En France, les droits de diffusion ont été attribués à TF1/Eurosport et M6/W9 pour une somme globale de 100 millions d'euros.

Anecdotes

  • La ville de Neuchâtel a décidé de faire payer l'entraînement aux fans de la sélection portugaise 16 francs suisses (10 € par personne).
  • Le Portugal est la seule équipe qui s'est entraînée deux fois devant 12 000 spectateurs, dans le Stade de la Maladière du club de Neuchâtel Xamax.

Infrastructures

La candidature austro-suisse a été élue le 12 décembre 2002.

Cette candidature a été préférée à celles de la Russie, de la Hongrie, de la Bosnie-Herzégovine et Croatie, de l'Écosse et l'Irlande, de la Grèce et la Turquie et à la candidature nordique (Suède, Norvège, Finlande et Danemark).

Tous les stades, mis à part celui de Vienne, sont soit de nouvelles constructions, soit en train d'être agrandis.

Le Stade du Hardturm à Zurich, initialement prévu, ne pourra pas être reconstruit pour la compétition, à la suite d'une forte opposition des riverains.

C'est la première compétition où l'UEFA produit ses propres images, pour la télévision.

Après discussions internes, elle a décidé que les images diffusées sur les écrans des stades seraient les mêmes que celles proposées aux télévisions, donc également les ralentis d'actions litigieuses.

Lors de la Coupe du monde de 2006 en Allemagne, seules les images des buts, sans ralenti, étaient diffusées sur les écrans des stades.

Cette diffusion de ralentis a créé quelques polémiques comme lors d'un des premiers matchs joués, Pays-Bas - Italie, où les joueurs italiens demandèrent à l'arbitre de regarder les écrans pour qu'il revienne sur sa décision d'accorder le premier but néerlandais.

Les slogans officiels ont été dévoilés le 24 janvier 2007, à 500 jours du match d'ouverture de la phase finale.

Les deux mascottes sont Trix et Flix.

Les noms ont été choisis parmi trois propositions par les publics autrichien et suisse.

Les deux autres choix étaient Zagi et Zigi et Flitz et Bitz.
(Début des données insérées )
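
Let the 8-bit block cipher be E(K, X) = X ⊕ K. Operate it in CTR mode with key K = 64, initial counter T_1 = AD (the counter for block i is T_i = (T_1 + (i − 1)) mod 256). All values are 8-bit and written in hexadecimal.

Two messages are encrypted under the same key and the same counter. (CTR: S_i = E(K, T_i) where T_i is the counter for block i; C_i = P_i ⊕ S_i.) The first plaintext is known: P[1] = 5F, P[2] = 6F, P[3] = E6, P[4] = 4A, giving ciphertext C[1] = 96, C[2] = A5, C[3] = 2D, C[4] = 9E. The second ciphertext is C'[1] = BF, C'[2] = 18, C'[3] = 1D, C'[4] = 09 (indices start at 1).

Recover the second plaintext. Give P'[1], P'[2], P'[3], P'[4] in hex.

In CTR with a reused counter, both messages share the same keystream S_i, so C_i ⊕ C'_i = P_i ⊕ P'_i and thus P'_i = P_i ⊕ C_i ⊕ C'_i.
P'[1]: 5F ⊕ 96 ⊕ BF = 76.
P'[2]: 6F ⊕ A5 ⊕ 18 = D2.
P'[3]: E6 ⊕ 2D ⊕ 1D = D6.
P'[4]: 4A ⊕ 9E ⊕ 09 = DD.

P'[1] = 76, P'[2] = D2, P'[3] = D6, P'[4] = DD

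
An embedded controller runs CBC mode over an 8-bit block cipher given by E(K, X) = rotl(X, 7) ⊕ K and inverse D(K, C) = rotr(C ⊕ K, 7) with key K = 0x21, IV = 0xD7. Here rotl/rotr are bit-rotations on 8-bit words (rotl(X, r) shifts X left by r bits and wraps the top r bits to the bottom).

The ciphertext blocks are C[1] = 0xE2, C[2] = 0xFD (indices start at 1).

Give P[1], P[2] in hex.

CBC decryption: P_i = D(K, C_i) ⊕ C_{i−1}, with C_{0} = IV.
P[1]: D(K, 0xE2) = 0x87; 0x87 ⊕ 0xD7 = 0x50.
P[2]: D(K, 0xFD) = 0xB9; 0xB9 ⊕ 0xE2 = 0x5B.

P[1] = 0x50, P[2] = 0x5B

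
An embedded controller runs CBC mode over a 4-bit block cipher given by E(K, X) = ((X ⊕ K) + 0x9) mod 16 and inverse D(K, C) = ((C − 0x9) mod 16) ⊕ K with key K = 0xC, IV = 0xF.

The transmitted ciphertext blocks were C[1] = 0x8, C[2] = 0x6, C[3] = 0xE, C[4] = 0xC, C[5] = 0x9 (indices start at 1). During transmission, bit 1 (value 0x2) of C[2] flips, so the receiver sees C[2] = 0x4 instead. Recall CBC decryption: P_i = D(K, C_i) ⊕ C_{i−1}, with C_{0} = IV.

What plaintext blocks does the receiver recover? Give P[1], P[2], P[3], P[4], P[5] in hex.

Only C[2] changed, to 0x4. In CBC, a change in C_i garbles P_i and flips the same bit in P_{i+1}. Decrypting the received ciphertext:
P[1]: D(K, 0x8) = 0x3; 0x3 ⊕ 0xF = 0xC.
P[2]: D(K, 0x4) = 0x7; 0x7 ⊕ 0x8 = 0xF.
P[3]: D(K, 0xE) = 0x9; 0x9 ⊕ 0x4 = 0xD.
P[4]: D(K, 0xC) = 0xF; 0xF ⊕ 0xE = 0x1.
P[5]: D(K, 0x9) = 0xC; 0xC ⊕ 0xC = 0x0.
Blocks that differ from the original plaintext: P[2], P[3].

P[1] = 0xC, P[2] = 0xF, P[3] = 0xD, P[4] = 0x1, P[5] = 0x0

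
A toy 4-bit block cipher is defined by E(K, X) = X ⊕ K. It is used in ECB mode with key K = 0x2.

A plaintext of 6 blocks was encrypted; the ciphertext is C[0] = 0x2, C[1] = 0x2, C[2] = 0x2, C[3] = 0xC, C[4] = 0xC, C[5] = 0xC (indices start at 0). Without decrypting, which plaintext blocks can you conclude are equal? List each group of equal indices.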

C'est finalement Trix et Flix qui furent retenus avec 36,3 % des votes.

Le 2 décembre 2007, lors de la cérémonie pour le tirage au sort des poules en Suisse, l'UEFA, par l'intermédiaire des capitaines des équipes suisse et autrichienne, Alexander Frei et Andreas Ivanschitz, a présenté le ballon officiel pour cette compétition : l'Europass.

L'europass semble être un dérivé du Teamgeist, le ballon officiel de la coupe du monde 2006, en reprenant la conception (la technique d'assemblage et le collage thermique sont identiques) et dont seule la texture de surface aurait été modifiée.

À l'occasion de l'Euro 2008, un nouveau trophée est remis aux vainqueurs de la compétition.

Le nouveau trophée Henri-Delaunay, réalisé en Angleterre, est la réplique exacte de l'original, mais enlevé de son socle.